Le vieillissement peut être défini comme une perte de fonction des cellules et des organes qui remplissent peu à peu moins bien leur rôle. Nombre d’hypothèses ont été avancées pour l’expliquer : accumulation de mutations dans l’ADN ; raccourcissement des extrémités des chromosomes, les télomères, au fil des divisions cellulaires ; stress lié aux molécules oxygénées dans les cellules ; moindre capacité des cellules souches à se renouveler ; multiplication des cellules entrées en sénescence, parfois qualifiées de « zombies »… Mais il reste souvent difficile de savoir si, au-delà des corrélations, on peut parler de causalités.
Dans un article publié dans la revue Cell datée du 19 janvier, David Sinclair (école de médecine de Harvard) et ses collègues sautent le pas : « La perte d’information épigénétique est une cause du vieillissement chez les mammifères », écrivent-ils en titre de leur étude. Pour comprendre ce qu’ils veulent dire par là, il faut d’abord définir l’épigénétique, un terme piégeux qui recouvre des réalités différentes selon les courants de recherche. Historiquement, il désigne l’influence de l’environnement au sens large sur l’expression des gènes, l’acquis face à l’inné, qui peut résonner sur plusieurs générations. Il s’agit maintenant des mécanismes qui font qu’un même patrimoine génétique, présent dans chacune de nos cellules, s’exprime différemment au fil de notre développement, dans les cellules spécialisées de nos organes et tissus.
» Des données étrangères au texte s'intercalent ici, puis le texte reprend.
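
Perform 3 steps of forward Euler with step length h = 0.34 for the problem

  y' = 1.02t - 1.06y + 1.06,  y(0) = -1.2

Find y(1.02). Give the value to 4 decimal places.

0.7356

Euler: y_{n+1} = y_n + h·f(t_n, y_n).
t=0.000000, y=-1.200000: f=2.332000 → y ← -1.200000 + 0.34·2.332000 = -0.407120
t=0.340000, y=-0.407120: f=1.838347 → y ← -0.407120 + 0.34·1.838347 = 0.217918
t=0.680000, y=0.217918: f=1.522607 → y ← 0.217918 + 0.34·1.522607 = 0.735604
y(1.02) ≈ 0.7356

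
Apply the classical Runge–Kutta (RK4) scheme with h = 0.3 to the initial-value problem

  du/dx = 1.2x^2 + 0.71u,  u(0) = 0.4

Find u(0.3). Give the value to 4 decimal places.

RK4: k1 = f(x_n, u_n); k2 = f(x_n + h/2, u_n + (h/2)·k1); k3 = f(x_n + h/2, u_n + (h/2)·k2); k4 = f(x_n + h, u_n + h·k3); u_{n+1} = u_n + (h/6)·(k1 + 2k2 + 2k3 + k4).
x=0.000000, u=0.400000:
  k1 = f(0.000000, 0.400000) = 0.284000
  k2 = f(0.150000, 0.442600) = 0.341246
  k3 = f(0.150000, 0.451187) = 0.347343
  k4 = f(0.300000, 0.504203) = 0.465984
  u ← 0.400000 + (0.3/6)·(k1 + 2k2 + 2k3 + k4) = 0.506358
u(0.3) ≈ 0.5064

0.5064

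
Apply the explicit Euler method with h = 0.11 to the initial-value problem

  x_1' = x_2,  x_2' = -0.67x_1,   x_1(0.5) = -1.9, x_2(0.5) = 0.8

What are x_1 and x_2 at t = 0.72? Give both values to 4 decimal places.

Euler on (x_1,x_2): x_1_{n+1} = x_1_n + h·x_1', x_2_{n+1} = x_2_n + h·x_2'.
0.500000: (-1.900000, 0.800000); f=(0.800000, 1.273000) → (-1.812000, 0.940030)
0.610000: (-1.812000, 0.940030); f=(0.940030, 1.214040) → (-1.708597, 1.073574)
(x_1(0.72), x_2(0.72)) ≈ (-1.7086, 1.0736)

-1.7086, 1.0736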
Dans l’esprit de David Sinclair, l’épigénétique se surajoute au code génétique, et désigne une sorte de « logiciel » écrit dans la chromatine, cette structure complexe associant des protéines et de l’ARN à l’ADN de nos chromosomes, qui est impliquée dans l’expression des gènes et leur réparation. Partant du constat que certaines cellules sénescentes ne présentent pas d’accumulation de mutations dans l’ADN et que, à l’inverse, de forts taux de mutation ne se traduisent pas forcément par un vieillissement prématuré, il creuse depuis les années 1990 la piste « épigénétique », d’abord explorée chez la levure.
Désorganisation de la chromatine
Cette fois, c’est sur la souris qu’il appuie sa démonstration. Avec ses collègues, il a créé une lignée de souris chez laquelle pouvait être induit pendant une période donnée un faible nombre de cassures dans la double hélice de leur ADN. Ces cassures activent transitoirement le système de réparation de l’ADN, lequel a apparemment bien fait son travail puisque l’analyse des souris a ensuite montré que leur génome n’en avait pas conservé trace des dommages. En revanche, dans les mois suivants, ces rongeurs présentaient un vieillissement accéléré par rapport à un groupe témoin : grisonnement, perte de tonicité musculaire et de mémoire, etc. Les chercheurs américains font l’hypothèse que le prix à payer de l’activation du système de réparation de l’ADN est une désorganisation de la chromatine, à laquelle ils relient une perte de l’identité cellulaire. Comme si la différenciation des tissus se trouvait érodée, alors que le code génétique est intact.